Lukas:  Gerne! Wir haben unsere eigene Software geschrieben, die aus einigen Messwerten den Schaft erstellt. Wir arbeiten meistens mit Fotos, aus denen dann die Messwerte extrahiert werden, die als Inputs für die Software dienen, die den Schaft erstellt. Nachdem die Druckdatei gedruckt und der Schaft zusammengebaut sowie ausgepolstert wurde, ist er einsatzbereit. Mittels eines einfach zu bedienenden Schnürsystems kann der:die Tragende kontrollieren, wie fest der Schaft sitzen soll. Auch etwaige Volumenschwankungen können so ausgeglichen werden.

Myriam: Die Bedürfnisse und Anforderungen der Anwendenden sind extrem individuell. Nicht nur im Hinblick auf die Passform, sondern auch in Bezug auf das Gewicht, das Schwitzen, das Aussehen der Teile und die Funktionalität. Wir glauben, dass immer mehr Privatpersonen versuchen werden, mit 3-D-Modellierung und 3-D-Druck bedürfnisgerechte Teile zu erzeugen. Manche werden vermutlich eine Lösung generieren, die eine mögliche Alternative zu ihrer herkömmlichen Prothese darstellt, andere wiederum eher einzelne sehr spezifische Komponenten, die sie mit ihrer vorhandenen Prothese kombinieren können. Die professionell hergestellte Prothese wird daher nach wie vor gebraucht werden. 3-D-Druck ist darüber hinaus eine komplexe Technologie. Jedes Design hat andere Ansprüche an die Herstellung, und das Design in Kombination mit der Herstelltechnik (Drucktechnologie, Material, Nachbearbeitungsschritte etc.) beeinflusst die mechanischen Eigenschaften von Prothesen enorm. Bei einer 3-D-gedruckten Prothese geht es somit nicht nur darum, wie lange diese insgesamt einsatzfähig sein könnte, sondern auch, wie sicher diese ist. Die Risikoanalyse gerät oft in Vergessenheit, wenn wir 3-D-Druck mit einem Do-it-yourself-Verfahren assoziieren.

BF: Wie genau ist der Ablauf, wenn jemand bei euch beispielsweise einen Schaft bestellen möchte?

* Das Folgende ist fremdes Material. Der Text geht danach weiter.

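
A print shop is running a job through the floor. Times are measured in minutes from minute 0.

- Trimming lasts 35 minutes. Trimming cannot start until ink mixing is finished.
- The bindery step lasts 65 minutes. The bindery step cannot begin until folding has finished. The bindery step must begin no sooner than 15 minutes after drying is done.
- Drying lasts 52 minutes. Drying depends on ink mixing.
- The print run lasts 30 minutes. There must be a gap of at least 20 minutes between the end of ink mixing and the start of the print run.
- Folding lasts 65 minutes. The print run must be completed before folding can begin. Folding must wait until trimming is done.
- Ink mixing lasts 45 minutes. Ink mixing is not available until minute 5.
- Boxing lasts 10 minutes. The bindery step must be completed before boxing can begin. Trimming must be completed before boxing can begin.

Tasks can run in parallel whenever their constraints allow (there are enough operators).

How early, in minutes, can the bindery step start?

Ink mixing cannot begin until its own release at minute 5. It runs from minute 5 to 5 + 45 = minute 50.
After ink mixing (finishes minute 50), trimming can start at minute 50 and finishes at minute 85.
Drying waits on ink mixing (finishes minute 50), so it starts at minute 50 and finishes at 50 + 52 = minute 102.
The print run waits on ink mixing (finishes minute 50, plus 20-minute gap → minute 70), so it starts at minute 70 and finishes at 70 + 30 = minute 100.
For folding: the print run (finishes minute 100); trimming (finishes minute 85). Taking the maximum gives a start of minute 100, and it finishes at 100 + 65 = minute 165.
The bindery step waits on folding (finishes minute 165); drying (finishes minute 102, plus 15-minute gap → minute 117). The latest of these is minute 165, which is the earliest the bindery step can start.

165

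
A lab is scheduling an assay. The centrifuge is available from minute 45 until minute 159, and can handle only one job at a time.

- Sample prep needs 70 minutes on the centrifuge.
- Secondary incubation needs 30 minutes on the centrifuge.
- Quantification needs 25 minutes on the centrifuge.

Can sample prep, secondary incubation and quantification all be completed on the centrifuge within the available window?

No

The centrifuge window is 159 − 45 = 114 minutes.
Running back to back, the jobs need 70 + 30 + 25 = 125 minutes on the centrifuge.
Since 125 > 114, they cannot all fit.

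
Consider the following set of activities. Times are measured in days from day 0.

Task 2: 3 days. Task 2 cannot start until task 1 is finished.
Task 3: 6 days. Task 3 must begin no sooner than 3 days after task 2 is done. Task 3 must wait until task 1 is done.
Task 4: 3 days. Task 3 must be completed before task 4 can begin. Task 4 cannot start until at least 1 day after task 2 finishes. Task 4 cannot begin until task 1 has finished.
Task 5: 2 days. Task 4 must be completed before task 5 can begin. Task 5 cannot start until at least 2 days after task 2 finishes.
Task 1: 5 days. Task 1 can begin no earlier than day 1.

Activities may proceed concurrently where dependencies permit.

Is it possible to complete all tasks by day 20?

No

Task 1 cannot begin until its own release at day 1. It runs from day 1 to 1 + 5 = day 6.
Task 2 waits on task 1 (finishes day 6), so it starts at day 6 and finishes at 6 + 3 = day 9.
Task 3 cannot start until task 2 (finishes day 9, plus 3-day gap → day 12); task 1 (finishes day 6). The controlling bound is day 12, so task 3 finishes at 12 + 6 = day 18.
Task 4 cannot start until task 3 (finishes day 18); task 2 (finishes day 9, plus 1-day gap → day 10); task 1 (finishes day 6). The controlling bound is day 18, so task 4 finishes at 18 + 3 = day 21.
For task 5: task 4 (finishes day 21); task 2 (finishes day 9, plus 2-day gap → day 11). Taking the maximum gives a start of day 21, and it finishes at 21 + 2 = day 23.
The earliest everything can be done is day 23, which is after the deadline of 20, so it is not possible.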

Myriam: Das hängt davon ab, ob der:die Orthopädietechniker:in oder eine Privatperson uns kontaktiert und wer die Kosten für das System übernimmt. Das ist in jedem Land unterschiedlich. Hier ein Beispiel für die Privatperson, wenn diese die Kosten vollkommen selber übernehmen würde: Die Person informiert sich auf unserer Website über das System. Sie kann sich einerseits unabhängig von einer Rücksprache mit uns mit der Selbstvermessung vertraut machen, es einfach mal ausprobieren und uns dann mit den entsprechenden Unterlagen kontaktieren. Andererseits kann die Person uns aber auch zuerst kontaktieren (per E-Mail oder Telefon) und wir erklären den Prozess. Egal wie die Person den ersten Zugang zu uns findet, ab dem Zeitpunkt der Vermessung ist der Ablauf in der Regel der gleiche. Vor der Vermessung wird die Person über die Verarbeitung der Daten aufgeklärt und dass wir vor der Herstellung einer Sonderanfertigung eine ärztliche Verordnung benötigen. Während der Phase der Vermessung qualifizieren die Daten, die wir für die Extrahierung von Messdaten benötigen. Wenn die Daten in der benötigten Qualität vorhanden sind, dann können wir ein Schaftmodell erstellen und eine Empfehlung für ein Aktivitätsmodul mit oder ohne Längenausgleich vornehmen. Sobald die Person mit der Konfiguration und den Kosten einverstanden ist, kann sie im Webshop oder per E-Mail bei uns bestellen, und wir starten die Produktion.

Lukas: 

  1. Der:die Interessierende schickt uns Fotos von seinem:ihrem Arm (Anleitung und Template in der Download Section unserer Website).
  2. Nachdem wir die Fotos verarbeitet haben (ein bis zwei Arbeitstage), setzen wir uns mit dem:der Interessierenden in Verbindung und klären etwaige Fragen.
  3. Die Bestellung des Schaftes und der Aktivitätsmodule erfolgt über unseren Webshop.
  4. Zwei bis drei Wochen später bekommt er:sie den Schaft samt der gewünschten Module geliefert.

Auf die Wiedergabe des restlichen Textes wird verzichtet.